Читаем Метла системы полностью

– А вот, например, Ланг? Как ты думаешь, Лангова любовь включает в себя разворот? Может Ланг перестать любить на основании черт и качеств?

– Особенно я не хочу говорить о нем, лады?

– Почему нет?

– …

– Не скрежещи зубами, скажи, почему нет. Мне жизненно важно знать, и ты же видишь, почему.

– Нет, Рик, не вижу.

– Ну как, если вопрос разворота остается неопределенным, что мне чувствовать насчет тебя и меня и, к примеру, всего лишь к примеру, Ланга? Потому что мы наблюдаем, в Ланге, мужественное создание, явно куда более достойное любви, нежели я, если мы о качествах, говоря объективно. Высокий, ногами легко достает до подножек барных стульев, до дрожи привлекательный, спокойный, раскрепощенный, умеренно забавный, много путешествовал, дико богат, мускулист, умен, хотя, на мой взгляд, вовсе не угрожающе…

– …

– И в бесчисленном множестве других аспектов его черты достойны любви, Линор. Я был с ним в мужском туалете. Ты меня слышишь? Я был с ним в мужском туалете.

– По-моему, тебя надо впихнуть в машину и отвезти к доктору Джею сию же минуту. Думаю, ты вышел на новые плато судорожной стремности.

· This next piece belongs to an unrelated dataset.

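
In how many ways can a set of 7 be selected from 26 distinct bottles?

C(26,7) = 26!/(7! x 19!).

Final answer: \binom{26}{7} = 657800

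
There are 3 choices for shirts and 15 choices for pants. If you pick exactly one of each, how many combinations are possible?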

– Я должен знать все, Линор. Ты должна теперь говорить мне все, или я взорвусь и схлопнусь. Я должен знать, вызвал ли я в тебе разворот. Я должен знать, вписывается Ланг или нет.

– Как это вписывание связано со всем остальным?

– Я должен знать. Ланг даже не знает, помнишь ты его или нет. В самолете он выражал сомнение и тревогу, мне, в то время как ты наслаждалась двенадцатым подряд часом сна.

– Ой, да помню я его. Насчет того, что я его не помню, тревожиться не надо.

– Тогда в чем проблема?

– Я правда просто не хочу об этом говорить. Ты что, пытаешься мне его продать и вообще? Я бы не хотела это обсуждать, и черта, которую я полюбила бы в тебе прямо сейчас, – это нехотение обсуждать то, что я не хочу обсуждать.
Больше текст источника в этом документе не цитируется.